Südkoreas Block 2 des Kernkraftwerks Hanbit wegen Ablauf der Betriebsgenehmigung abgeschaltet, vier Kernkraftwerksblöcke vorübergehend vom Netz
de.wedoany.com-Bericht: Am 11. September 2026 wurde Block 2 des Kernkraftwerks Hanbit im Landkreis Yeonggwang, Provinz Jeollanam-do, Südkorea, wegen des Ablaufs der 40-jährigen Betriebsgenehmigung abgeschaltet. Die Korea Hydro & Nuclear Power (KHNP) teilte am selben Tag mit, dass der Generator von Block 2 Hanbit um 10 Uhr morgens vom Netz getrennt wurde und anschließend in die routinemäßige Inspektion und planmäßige vorbeugende Instandhaltung übergegangen sei.

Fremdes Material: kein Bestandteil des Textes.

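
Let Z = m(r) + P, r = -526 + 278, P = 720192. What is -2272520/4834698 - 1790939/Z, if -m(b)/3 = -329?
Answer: -1716257150417/581113778157 ≈ -2.9534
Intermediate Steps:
r = -248
m(b) = 987 (m(b) = -3*(-329) = 987)
Z = 721179 (Z = 987 + 720192 = 721179)
-2272520/4834698 - 1790939/Z = -2272520/4834698 - 1790939/721179 = -2272520*1/4834698 - 1790939*1/721179 = -1136260/2417349 - 1790939/721179 = -1716257150417/581113778157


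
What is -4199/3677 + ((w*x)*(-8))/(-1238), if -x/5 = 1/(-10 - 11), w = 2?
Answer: -54435721/47797323 ≈ -1.1389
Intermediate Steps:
x = 5/21 (x = -5/(-10 - 11) = -5/(-21) = -5*(-1/21) = 5/21 ≈ 0.23810)
-4199/3677 + ((w*x)*(-8))/(-1238) = -4199/3677 + ((2*(5/21))*(-8))/(-1238) = -4199*1/3677 + ((10/21)*(-8))*(-1/1238) = -4199/3677 - 80/21*(-1/1238) = -4199/3677 + 40/12999 = -54435721/47797323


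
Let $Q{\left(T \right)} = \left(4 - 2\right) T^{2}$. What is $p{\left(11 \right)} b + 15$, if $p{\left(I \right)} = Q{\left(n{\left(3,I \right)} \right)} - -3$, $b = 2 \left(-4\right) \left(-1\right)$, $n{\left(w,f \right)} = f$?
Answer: $1975$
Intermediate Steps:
$b = 8$ ($b = \left(-8\right) \left(-1\right) = 8$)
$Q{\left(T \right)} = 2 T^{2}$
$p{\left(I \right)} = 3 + 2 I^{2}$ ($p{\left(I \right)} = 2 I^{2} - -3 = 2 I^{2} + 3 = 3 + 2 I^{2}$)
$p{\left(11 \right)} b + 15 = \left(3 + 2 \cdot 11^{2}\right) 8 + 15 = \left(3 + 2 \cdot 121\right) 8 + 15 = \left(3 + 242\right) 8 + 15 = 245 \cdot 8 + 15 = 1960 + 15 = 1975$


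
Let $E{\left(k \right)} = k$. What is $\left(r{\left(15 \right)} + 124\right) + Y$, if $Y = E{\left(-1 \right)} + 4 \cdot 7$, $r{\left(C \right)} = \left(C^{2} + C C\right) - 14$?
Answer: $587$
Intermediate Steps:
$r{\left(C \right)} = -14 + 2 C^{2}$ ($r{\left(C \right)} = \left(C^{2} + C^{2}\right) - 14 = 2 C^{2} - 14 = -14 + 2 C^{2}$)
$Y = 27$ ($Y = -1 + 4 \cdot 7 = -1 + 28 = 27$)
$\left(r{\left(15 \right)} + 124\right) + Y = \left(\left(-14 + 2 \cdot 15^{2}\right) + 124\right) + 27 = \left(\left(-14 + 2 \cdot 225\right) + 124\right) + 27 = \left(\left(-14 + 450\right) + 124\right) + 27 = \left(436 + 124\right) + 27 = 560 + 27 = 587$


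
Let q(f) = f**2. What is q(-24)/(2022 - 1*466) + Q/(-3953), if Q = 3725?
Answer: -879793/1537717 ≈ -0.57214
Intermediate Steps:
q(-24)/(2022 - 1*466) + Q/(-3953) = (-24)**2/(2022 - 1*466) + 3725/(-3953) = 576/(2022 - 466) + 3725*(-1/3953) = 576/1556 - 3725/3953 = 576*(1/1556) - 3725/3953 = 144/389 - 3725/3953 = -879793/1537717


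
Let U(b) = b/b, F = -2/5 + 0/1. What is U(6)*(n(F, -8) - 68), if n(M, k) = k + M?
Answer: -382/5 ≈ -76.400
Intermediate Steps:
F = -⅖ (F = -2*⅕ + 0*1 = -⅖ + 0 = -⅖ ≈ -0.40000)
n(M, k) = M + k
U(b) = 1
U(6)*(n(F, -8) - 68) = 1*((-⅖ - 8) - 68) = 1*(-42/5 - 68) = 1*(-382/5) = -382/5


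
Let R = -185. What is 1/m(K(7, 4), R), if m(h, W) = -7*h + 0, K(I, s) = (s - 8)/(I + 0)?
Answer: ¼ ≈ 0.25000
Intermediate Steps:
K(I, s) = (-8 + s)/I
m(h, W) = -7*h
1/m(K(7, 4), R) = 1/(-7*(-8 + 4)/7) = 1/(-(-4)) = 1/(-7*(-4/7)) = 1/4 = ¼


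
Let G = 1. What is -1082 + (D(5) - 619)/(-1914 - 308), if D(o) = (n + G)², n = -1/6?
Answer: -86529085/79992 ≈ -1081.7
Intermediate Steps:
n = -⅙ (n = -1*⅙ = -⅙ ≈ -0.16667)
D(o) = 25/36 (D(o) = (-⅙ + 1)² = (⅚)² = 25/36)
-1082 + (D(5) - 619)/(-1914 - 308) = -1082 + (25/36 - 619)/(-1914 - 308) = -1082 - 22259/36/(-2222) = -1082 - 22259/36*(-1/2222) = -1082 + 22259/79992 = -86529085/79992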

Block 2 des Kernkraftwerks Hanbit wurde am 12. September 1986 in den kommerziellen Betrieb genommen. Zuvor war Block 1 des Kernkraftwerks Hanbit bereits im Dezember 2025 aus demselben Grund abgeschaltet worden. Damit sind die Blöcke 1 und 2 des Kernkraftwerks Hanbit mit einer Gesamtkapazität von etwa 1,9 Gigawatt vorübergehend vom Netz. Zusammen mit den Blöcken 3 und 4 des Kernkraftwerks Gori, die bereits wegen des Ablaufs ihrer Betriebsgenehmigung abgeschaltet wurden und auf nachfolgende Prüfungsentscheidungen warten, befinden sich in Südkorea derzeit vier Kernkraftwerksblöcke mit einer Gesamtkapazität von etwa 3,8 Gigawatt im verfahrensbedingten Stillstand.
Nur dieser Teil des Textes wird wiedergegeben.